CLARK KENT: *sweating nervously* just a REGULAR salad for a REGULAR guy please ha ha. nothing super about it…
They put rubber bands on lobster claws to prevent them from being on their phones all day.
ME: 3 Big Macs please. lol it’s my cheat day
CLERK: you ordered the same thing yesterday
ME:[leans in] why don’t u mind your own gd business
Spent the day helping out on my son’s Kindergarten field trip.
Teachers should make a minimum of $6 million per year.
When I lay all my cards out on the table, people be like “Damn, where you get all them cards?”
[gets down on 1 knee]
Babe will you–
“Yeah… Here it is”
[she lends me her phone charger]
Thanks
How much for the soul sucker?
Sir, that’s a baby
I like when a restaurant has cloth napkins, ’cause then I can unroll them with the calculated fervor of an assassin surveying his tools.
The hardest part of your divorce will be finding a recent attractive photo of yourself to upload to dating sites.
Instead of cars having a warning light that reads “DOOR AJAR”, I think the warning light should say “DOOR’S OPEN, DUMMY.” Then if it’s not shut soon, “YOU’RE GONNA FALL OUT & GET RUN OVER, IDIOT.” Then after a little more time, “NEVER MIND. LEAVE IT OPEN. THIN THE HERD. MORON.”
my doctor: you should snack less, it can really hurt you in the long run
me: *nodding* no more running, got it
When the DJ asks if we are ready to party I sometimes lie & say yes even though I really need like 10 min to get ready
Life hack: ask telemarketers and phone scammers to go steady seconds into the conversation and never be bothered again OR now you found love
Don’t go chasin’ waterfalls.
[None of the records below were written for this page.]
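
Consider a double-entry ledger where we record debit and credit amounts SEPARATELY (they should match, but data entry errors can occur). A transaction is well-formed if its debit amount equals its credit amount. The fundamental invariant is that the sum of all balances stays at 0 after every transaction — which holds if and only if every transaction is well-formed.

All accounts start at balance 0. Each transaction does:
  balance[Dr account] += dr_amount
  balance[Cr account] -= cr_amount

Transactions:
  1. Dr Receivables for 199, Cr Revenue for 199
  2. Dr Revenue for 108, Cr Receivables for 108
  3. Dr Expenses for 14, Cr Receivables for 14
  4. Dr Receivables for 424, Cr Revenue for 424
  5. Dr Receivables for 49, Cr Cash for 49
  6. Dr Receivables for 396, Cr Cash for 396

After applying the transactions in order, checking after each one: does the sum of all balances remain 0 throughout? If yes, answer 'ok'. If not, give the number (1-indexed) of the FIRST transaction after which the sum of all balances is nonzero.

After txn 1: dr=199 cr=199 sum_balances=0
After txn 2: dr=108 cr=108 sum_balances=0
After txn 3: dr=14 cr=14 sum_balances=0
After txn 4: dr=424 cr=424 sum_balances=0
After txn 5: dr=49 cr=49 sum_balances=0
After txn 6: dr=396 cr=396 sum_balances=0

Answer: ok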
If a waterfall isn’t staying in place you probably have bigger things to worry about. Run for your life.
The last time I said I wanted to try missionary, she sent me to a remote village in Africa
If they ever find my body next to a treadmill, just know that I was murdered somewhere else and my body was dumped there.
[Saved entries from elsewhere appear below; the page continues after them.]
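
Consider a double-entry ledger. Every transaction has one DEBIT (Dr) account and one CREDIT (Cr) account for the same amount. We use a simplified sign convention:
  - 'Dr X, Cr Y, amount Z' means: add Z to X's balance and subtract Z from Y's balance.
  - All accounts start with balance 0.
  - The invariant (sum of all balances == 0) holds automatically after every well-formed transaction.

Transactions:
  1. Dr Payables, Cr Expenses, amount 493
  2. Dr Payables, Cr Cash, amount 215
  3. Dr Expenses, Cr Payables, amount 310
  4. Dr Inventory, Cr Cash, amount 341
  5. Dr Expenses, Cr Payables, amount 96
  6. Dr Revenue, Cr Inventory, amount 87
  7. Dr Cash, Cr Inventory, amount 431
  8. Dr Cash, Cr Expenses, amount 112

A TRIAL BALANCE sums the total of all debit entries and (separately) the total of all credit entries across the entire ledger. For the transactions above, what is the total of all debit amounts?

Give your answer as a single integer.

Answer: 2085

Derivation:
Txn 1: debit+=493
Txn 2: debit+=215
Txn 3: debit+=310
Txn 4: debit+=341
Txn 5: debit+=96
Txn 6: debit+=87
Txn 7: debit+=431
Txn 8: debit+=112
Total debits = 2085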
If Nostradamus had been any good he’d have called his book of prophecies ‘Predictive Text’.
People used to have to hunt for food now its like omg two people are in line ahead of me at Starbucks.
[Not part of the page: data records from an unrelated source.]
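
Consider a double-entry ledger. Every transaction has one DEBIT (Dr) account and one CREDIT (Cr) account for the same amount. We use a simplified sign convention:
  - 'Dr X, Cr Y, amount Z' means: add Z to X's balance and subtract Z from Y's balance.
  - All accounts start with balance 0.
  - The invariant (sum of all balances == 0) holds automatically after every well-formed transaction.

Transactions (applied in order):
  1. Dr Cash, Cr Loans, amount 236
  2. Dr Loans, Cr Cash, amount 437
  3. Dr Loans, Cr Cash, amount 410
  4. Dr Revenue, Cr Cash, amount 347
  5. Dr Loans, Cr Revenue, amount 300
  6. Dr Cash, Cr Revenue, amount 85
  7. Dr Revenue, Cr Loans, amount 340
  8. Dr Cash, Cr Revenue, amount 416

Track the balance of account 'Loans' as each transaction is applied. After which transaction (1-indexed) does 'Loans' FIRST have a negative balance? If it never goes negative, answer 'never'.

Answer: 1

Derivation:
After txn 1: Loans=-236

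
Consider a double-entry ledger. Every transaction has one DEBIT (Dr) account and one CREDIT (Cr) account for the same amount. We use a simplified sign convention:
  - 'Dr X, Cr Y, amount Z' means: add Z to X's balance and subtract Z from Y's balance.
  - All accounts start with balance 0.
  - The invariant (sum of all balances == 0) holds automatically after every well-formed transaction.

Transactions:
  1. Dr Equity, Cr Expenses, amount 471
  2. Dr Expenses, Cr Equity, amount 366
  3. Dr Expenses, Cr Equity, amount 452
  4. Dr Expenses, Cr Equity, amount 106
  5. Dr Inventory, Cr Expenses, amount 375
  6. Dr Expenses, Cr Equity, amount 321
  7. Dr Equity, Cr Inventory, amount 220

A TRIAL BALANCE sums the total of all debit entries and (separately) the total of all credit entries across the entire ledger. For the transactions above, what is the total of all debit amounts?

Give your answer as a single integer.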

Yeah sex is cool, but have you ever flossed your teeth after eating corn on the cob?
Sadly learned my family is racist. I started dating a black girl. Brought her home to meet the family. Wife and kids wouldn’t talk to her.
Husband: Let’s role play.
Me: Okay.
H: Pretend you’re our cleaning lady.
Me: I quit.
“Look we LOVE the script for ‘Murder Bees’, just change the name to ‘My Girl’ and you’ve got yourself a movie!!”